Two-thirds of the company’s employees will be temporarily stood down and take paid or unpaid leave, with the company saying the move is to try to preserve as many jobs as possible.
The airline is cutting all international flights from late March, after it recently announced 90 per cent of international flights would be suspended.
Jetstar Asia will also suspend all flights from 23 March to at least 15 April, while Jetstar Japan has suspended international flights and Jetstar Pacific has suspended international flights.
Qantas will reduce domestic flights by 60 per cent.
All up, 150 planes will be temporarily grounded.
20,000 stood down: Here’s what they’re entitled to
Around 20,000 stood-down employees will be able to access annual leave, leave at half-pay, and will also be able to draw down on long service leave early.
Staff with low leave balances will have access to up to four weeks of annual leave before earning it. However, Qantas said unpaid leave is also inevitable for some employees.
“The reality is we’ll have 150 aircraft on the ground and sadly there’s no work for most of our people. Rather than lose these highly skilled employees who we’ll need when this crisis passes, we are instead standing down two-thirds of our 30,000 employees until at least the end of May,” CEO Alan Joyce said.
“Most of our people will be using various types of paid leave during this time, and we’ll have a number of support options in place. We’re also talking to our partners like Woolworths about temporary job opportunities for our people.”
Senior management won’t be paid
Senior group management executives and the board will not receive a salary until at least the end of the financial year, after CEO Alan Joyce and the Qantas chairman announced they would not take a salary.
Management bonuses have also been canned.
International traffic at a near-standstill
As Covid-19 spreads throughout the globe, countries are closing borders.
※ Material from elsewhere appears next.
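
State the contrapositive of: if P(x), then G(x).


The contrapositive of (P → Q) is (¬Q → ¬P); it is logically equivalent to the original.
Here P = 'P(x)' and Q = 'G(x)'.

If not (G(x)), then not (P(x)).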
Australia’s Department of Foreign Affairs and Trade has advised all Australian travellers return home as soon as possible and has also increased the travel warning to the highest level its ever been, warning against all international travel.
Now, both Virgin Australia and Qantas have suspended all international travel.
The Centre for Aviation (CAPA) earlier this week warned most world airlines could be bankrupt by the end of May unless governments take drastic measures to protect them.
“As the impact of the coronavirus and multiple government travel reactions sweep through our world, many airlines have probably already been driven into technical bankruptcy, or are at least substantially in breach of debt covenants,” CAPA said.
“Cash reserves are running down quickly as fleets are grounded and what flights there are operate much less than half full.”
CAPA said governments around the world need to cooperate to save the aviation industry.